Google’s PageRank and Beyond: The Science of Search Engine Rankings Amy N.Langville , and Carl D.Meyer Princeton U. Press, Princeton, NJ, 2006. $35.00 (224 pp.). ISBN 0-691-12202-4

Suppose you have some time to kill and decide to spend it surfing the Web. You point your cursor at whatever page comes up in your browser, and pick a link to click at random. You click again at the page you’ve reached, and again, several more times. What is the probability that you will end up looking at the Web page of Physics Today? Obviously, the chances can’t be too high, because about 10 billion pages exist on the open Web, and you’ve just been searching at random. One would think that the chances would be about one in 10 billion. It’s obvious, right?

No, not really. Think about it. To get to http://www.physicstoday.org you must be on a page that points to it. If that page points to a small number of pages, you will be more likely to get to Physics Today. Furthermore, your chances of having gotten to that page are higher if more pages point to it. So the distribution is not really random at all. Your chances of landing on a particular page are influenced by the graph of the network—that is, the graph created by the hypertext links on the Web. In fact, currently the graph of the network puts Physics Today somewhere around the 90th percentile of likelihood, meaning your chances of landing on the link are closer to one in a billion—still not very high, but an order of magnitude better than random.

How the Web graph affects the likelihood that a user will find a particular page and the mathematics of computing the probabilities for webpages combine to form the basis of one of the most successful algorithms in the history of computing: PageRank. The algorithm is at the heart of the Google search engine. When you type a search query to Google, it retrieves the list of pages that contain your search words—a computing feat in itself—but more important, it sorts those pages according to their “page rank,” the outcome of the algorithm applied to the many billions of Web pages. So understanding the algorithm is the key to understanding how search engines work and to the many other derivative industries based on them. In fact, developing the first practical commercial version of the algorithm made Google’s founders Sergey Brin and Larry Page, who developed PageRank at Stanford University, two of the richest men in America.

In Google’s PageRank and Beyond: The Science of Search Engine Rankings, Amy Langville and Carl Meyer use the PageRank algorithm as the unifying theme to discuss the mathematics underlying search engines. Langville is an assistant professor of mathematics at the College of Charleston in South Carolina, and Meyer is a professor of mathematics at North Carolina State University in Raleigh. As easy as it is to explain the behavior of randomly surfing the Web, the actual mathematics of the Web graph involves Markov chains and the eigenvectors of extremely large graphs. Langville and Meyer present the mathematics in all its detail, which would make for a dry book if that was all they presented. But they vary the math with discussions of the many issues involved in building search engines, the “wars” between search engine developers and those trying to artificially inflate the position of their pages, and the future of search-engine development. The authors also include a number of asides and boxes that discuss amusing anecdotes and interesting issues that arise in the search-engine world.

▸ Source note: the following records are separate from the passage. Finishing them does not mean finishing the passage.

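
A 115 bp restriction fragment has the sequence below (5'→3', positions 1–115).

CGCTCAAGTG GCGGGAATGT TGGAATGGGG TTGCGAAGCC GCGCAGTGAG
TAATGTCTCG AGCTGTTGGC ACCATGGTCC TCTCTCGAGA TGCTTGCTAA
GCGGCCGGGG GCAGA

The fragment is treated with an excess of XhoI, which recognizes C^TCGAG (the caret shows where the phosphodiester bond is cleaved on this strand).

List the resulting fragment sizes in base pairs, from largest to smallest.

XhoI sites (CTCGAG) start at positions 57, 84.
XhoI cuts after the first base of each site, so after positions 57, 84.
Linear molecule, 2 cuts → 3 fragments:
  1–57 → 57 bp
  58–84 → 27 bp
  85–115 → 31 bp
Sorted largest to smallest: 57, 31, 27 bp.

57, 31, 27 bp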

Last year, I taught a course on Web architecture and programming in which one of the primary topics was PageRank and search-engine algorithms. While looking for a text to use for the course, I found several books on trying to improve the page rank of websites, and Google for Dummies (Wiley, 2003) by Brad Hill. But I found nothing that was appropriate for a graduate or advanced undergraduate course. Langville and Meyer’s book neatly fits that bill.

Although not a textbook, Google’s PageRank and Beyond makes good reading for anyone, student or professional, who wants to understand the details of search engines. For those interested in trying to implement search engines, the book can be invaluable. The authors, however, could have covered some additional search-related topics. For example, Langville and Meyer do provide Matlab code for many of their algorithms, but they could also have introduced Lucene, the open-source search engine. Their chapter on the future of search engines already seems a bit dated because they leave out such topics as Web 2.0, the Semantic Web, social networks, and multimedia search engines, all now starting to loom large on the ever-expanding search-engine horizon. But it seems unfair to criticize the authors for omissions in such a rapidly changing field as the science of the search engine, in which any book is doomed to need updating before it hits the market.